За последние полчаса столько всего произошло, что я почти утратила способность мыслить ясно. После потрясений от того, что я узнала о своем рождении и своих матерях, и после того, что Реми сказал о вызванных мною и Джудом смещениях во времени, после моего сопряжения с Джудом, меня удивляет, что я вообще все еще помню свое имя.
Джуд это понимает, потому что он шепчет:
– Мы уже почти закончили, – шепчет тихо, почти неслышно.
Я киваю, припав к его груди.
– Я знаю.
И делаю еще один глубокий вдох, чтобы втянуть внутрь себя его успокаивающий запах прежде, чем опять повернуться к Реми.
– Извини, – нехотя бормочу я.
– И ты тоже меня извини. – Он улыбается той своей улыбкой, от которой у тебя без всякой причины становится легче на душе. – Просто мне кажется, что ты можешь ответить на некоторые из этих вопросов лучше, чем я сам, – просто ты еще этого не знаешь.
– Я в этом совсем не уверена, – ворчу я.
– Зато я уверен. – Он наклоняет голову. – Однако, при всем том, мерцающие сущности – это не призраки их будущего. Это смещения во времени.
– Ладно. Значит, меня атакуют смещения во времени. – Я раздраженно вскидываю ладони. – Что это вообще значит?
Реми возвращается к плетению гобелена.
– Это значит, что все время существует одновременно, и мы просто находимся на разных временных линиях. Так что что-то в тебе и Джуде…
– Я голосую за тот факт, что они отказывались навести порядок в своих головах три гребаных года, – вступает в разговор Иззи, сидя на ступеньке старой шаткой лестницы.
Глядя на нее, Реми закатывает глаза, затем берет у меня еще несколько кошмаров.
– Иногда на некоторые вещи просто требуется время, Изадора.
– Выходит, пока они выясняют отношения, Эмбер должна терпеть, чтобы в нее бросали йо-йо? – удивляется Саймон, подняв брови.
Эмбер сердито смотрит на него.
– Справедливости ради, я не считаю, что оно было специально брошено в меня.
Саймон и Моцарт переглядываются, как бы говоря друг другу: «Ага, как же».
– О, оно однозначно было брошено специально в тебя, – прикалывается Моцарт, пока Джуд передает мне еще одну порцию кошмаров.
Он уже почти закончил распускать свой гобелен, а Реми уже почти закончил плести новый. На нем явно имеется изображение – он уже сейчас выглядит в тысячу раз лучше, чем тот, который вышел из строя, – но по какой-то непонятной причине я не могу разглядеть, что это за изображение. Впечатление почти такое, будто кто-то намеренно заблокировал его.
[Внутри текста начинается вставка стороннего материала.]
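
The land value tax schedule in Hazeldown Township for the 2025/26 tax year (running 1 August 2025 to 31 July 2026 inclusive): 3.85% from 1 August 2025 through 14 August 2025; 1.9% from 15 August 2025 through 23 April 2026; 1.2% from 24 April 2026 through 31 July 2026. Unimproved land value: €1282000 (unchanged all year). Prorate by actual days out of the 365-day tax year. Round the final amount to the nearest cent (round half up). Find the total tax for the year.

€22882.82

1 August – 14 August 2025: 14 days at 3.85% → €1282000 × 3.85% × 14/365 = €1893.1452
15 August 2025 – 23 April 2026: 252 days at 1.9% → €1282000 × 1.9% × 252/365 = €16817.0301
24 April – 31 July 2026: 99 days at 1.2% → €1282000 × 1.2% × 99/365 = €4172.6466
Total = €22882.8219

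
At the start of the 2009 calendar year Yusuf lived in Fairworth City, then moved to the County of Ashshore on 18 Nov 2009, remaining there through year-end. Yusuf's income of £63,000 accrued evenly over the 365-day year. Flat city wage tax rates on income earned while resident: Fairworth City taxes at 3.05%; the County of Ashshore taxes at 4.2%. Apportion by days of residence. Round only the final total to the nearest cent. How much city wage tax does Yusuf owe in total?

Fairworth City, 1 Jan – 17 Nov 2009: 321 days → £63,000 × 3.05% × 321/365 = £1,689.8671
The County of Ashshore, 18 Nov – 31 Dec 2009: 44 days → £63,000 × 4.2% × 44/365 = £318.9699
Total = £2,008.8370

£2,008.84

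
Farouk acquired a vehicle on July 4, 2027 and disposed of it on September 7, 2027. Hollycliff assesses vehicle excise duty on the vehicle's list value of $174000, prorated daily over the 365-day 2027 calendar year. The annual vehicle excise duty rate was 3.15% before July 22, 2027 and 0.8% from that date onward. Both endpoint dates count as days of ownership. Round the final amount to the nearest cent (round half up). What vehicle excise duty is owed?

$453.35

July 4 – July 21, 2027: 18 days at 3.15% → $174000 × 3.15% × 18/365 = $270.2959
July 22 – September 7, 2027: 48 days at 0.8% → $174000 × 0.8% × 48/365 = $183.0575
Total = $453.3534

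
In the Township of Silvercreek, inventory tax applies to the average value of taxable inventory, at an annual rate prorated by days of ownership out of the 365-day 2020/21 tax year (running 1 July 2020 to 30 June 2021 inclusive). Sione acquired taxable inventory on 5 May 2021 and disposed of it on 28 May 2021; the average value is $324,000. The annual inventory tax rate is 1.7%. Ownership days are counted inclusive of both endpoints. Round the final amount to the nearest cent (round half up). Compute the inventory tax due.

Days held (5 May – 28 May 2021): 24 out of 365
Tax = $324,000 × 1.7% × 24/365 = $362.1699

$362.17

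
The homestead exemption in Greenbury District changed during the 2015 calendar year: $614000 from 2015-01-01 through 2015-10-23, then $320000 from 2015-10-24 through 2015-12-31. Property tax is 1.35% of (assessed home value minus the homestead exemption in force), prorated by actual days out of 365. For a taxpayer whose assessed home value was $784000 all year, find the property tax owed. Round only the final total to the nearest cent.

2015-01-01 to 2015-10-23: 296 days, exemption $614000 → ($784000 − $614000) × 1.35% × 296/365 = $1861.1507
2015-10-24 to 2015-12-31: 69 days, exemption $320000 → ($784000 − $320000) × 1.35% × 69/365 = $1184.1534
Total = $3045.3041

$3045.30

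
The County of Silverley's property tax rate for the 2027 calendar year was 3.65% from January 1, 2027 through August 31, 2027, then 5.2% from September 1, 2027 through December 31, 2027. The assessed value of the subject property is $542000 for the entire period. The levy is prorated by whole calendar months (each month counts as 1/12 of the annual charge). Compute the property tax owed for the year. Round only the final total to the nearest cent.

$22583.33

January 1 – August 31, 2027: 8 months at 3.65% → $542000 × 3.65% × 8/12 = $13188.6667
September 1 – December 31, 2027: 4 months at 5.2% → $542000 × 5.2% × 4/12 = $9394.6667
Total = $22583.3333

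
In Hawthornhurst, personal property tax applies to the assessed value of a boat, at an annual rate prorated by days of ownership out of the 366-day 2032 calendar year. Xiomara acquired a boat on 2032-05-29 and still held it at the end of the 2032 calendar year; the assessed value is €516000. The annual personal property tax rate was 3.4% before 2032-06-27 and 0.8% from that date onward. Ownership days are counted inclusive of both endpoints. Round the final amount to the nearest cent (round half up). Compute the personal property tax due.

€3510.49

2032-05-29 to 2032-06-26: 29 days at 3.4% → €516000 × 3.4% × 29/366 = €1390.0984
2032-06-27 to 2032-12-31: 188 days at 0.8% → €516000 × 0.8% × 188/366 = €2120.3934
Total = €3510.4918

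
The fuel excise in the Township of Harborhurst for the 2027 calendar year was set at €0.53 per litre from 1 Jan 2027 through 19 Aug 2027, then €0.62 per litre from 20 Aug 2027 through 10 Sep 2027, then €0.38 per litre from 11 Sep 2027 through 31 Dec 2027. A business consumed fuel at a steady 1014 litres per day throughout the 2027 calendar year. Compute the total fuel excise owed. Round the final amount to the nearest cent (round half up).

1 Jan – 19 Aug 2027: 231 days × 1014 litres/day = 234,234 litres at €0.53/litre → €124144.02
20 Aug – 10 Sep 2027: 22 days × 1014 litres/day = 22,308 litres at €0.62/litre → €13830.96
11 Sep – 31 Dec 2027: 112 days × 1014 litres/day = 113,568 litres at €0.38/litre → €43155.84

€181130.82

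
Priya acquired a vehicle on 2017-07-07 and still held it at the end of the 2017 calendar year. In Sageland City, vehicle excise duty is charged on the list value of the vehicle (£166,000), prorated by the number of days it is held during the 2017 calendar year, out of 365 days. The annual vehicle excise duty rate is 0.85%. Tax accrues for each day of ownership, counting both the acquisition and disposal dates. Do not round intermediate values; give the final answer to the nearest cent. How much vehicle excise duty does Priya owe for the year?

£688.10

Days held (2017-07-07 to 2017-12-31): 178 out of 365
Tax = £166,000 × 0.85% × 178/365 = £688.1041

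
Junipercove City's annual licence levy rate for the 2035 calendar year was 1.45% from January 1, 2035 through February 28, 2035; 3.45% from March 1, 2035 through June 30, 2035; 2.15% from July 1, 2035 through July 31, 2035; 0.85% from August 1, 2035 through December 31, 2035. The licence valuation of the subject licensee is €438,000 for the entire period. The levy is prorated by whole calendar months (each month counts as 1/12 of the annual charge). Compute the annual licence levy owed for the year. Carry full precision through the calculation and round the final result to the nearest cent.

€8,431.50

January 1 – February 28, 2035: 2 months at 1.45% → €438,000 × 1.45% × 2/12 = €1,058.5000
March 1 – June 30, 2035: 4 months at 3.45% → €438,000 × 3.45% × 4/12 = €5,037.0000
July 1 – July 31, 2035: 1 month at 2.15% → €438,000 × 2.15% × 1/12 = €784.7500
August 1 – December 31, 2035: 5 months at 0.85% → €438,000 × 0.85% × 5/12 = €1,551.2500
Total = €8,431.5000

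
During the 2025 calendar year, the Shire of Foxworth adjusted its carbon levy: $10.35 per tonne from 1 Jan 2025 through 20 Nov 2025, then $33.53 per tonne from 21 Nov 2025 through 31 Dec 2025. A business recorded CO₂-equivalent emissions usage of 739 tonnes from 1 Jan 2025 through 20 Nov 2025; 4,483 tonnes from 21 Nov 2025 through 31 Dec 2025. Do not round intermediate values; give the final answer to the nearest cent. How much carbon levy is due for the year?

$157963.64

1 Jan – 20 Nov 2025: 739 tonnes at $10.35/tonne → $7648.65
21 Nov – 31 Dec 2025: 4,483 tonnes at $33.53/tonne → $150314.99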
– Как бы то ни было… – Реми поворачивается к ним троим и закатывает глаза, – Джуд имеет дело с кошмарами, а всем известно, что сновидения существуют вне времени. Ты видишь одновременно прошлое, настоящее и будущее. Соедините эти две вещи, и вы получаете, что йо-йо, которому сотня лет, бьет кого-то из вас по ногам.
От его слов меня пронизывает шок, и я вдруг очень радуюсь тому, что Джуд только что обнимал меня, потому что все еще могу ощущать его тепло несмотря на то, что по моей спине пробегает холодок.
– Но их сопряжение произошло только двадцать минут назад, – удивляется Луис. – Каким же образом это, черт возьми, могло так расхреначить все остальное?
– Наше сопряжение ничего не нарушило. – Джуд произносит это решительно и твердо. – Оно исправило то, что было нарушено.
Он прав. Оно и впрямь исправило то, что было нарушено. Включая нас двоих.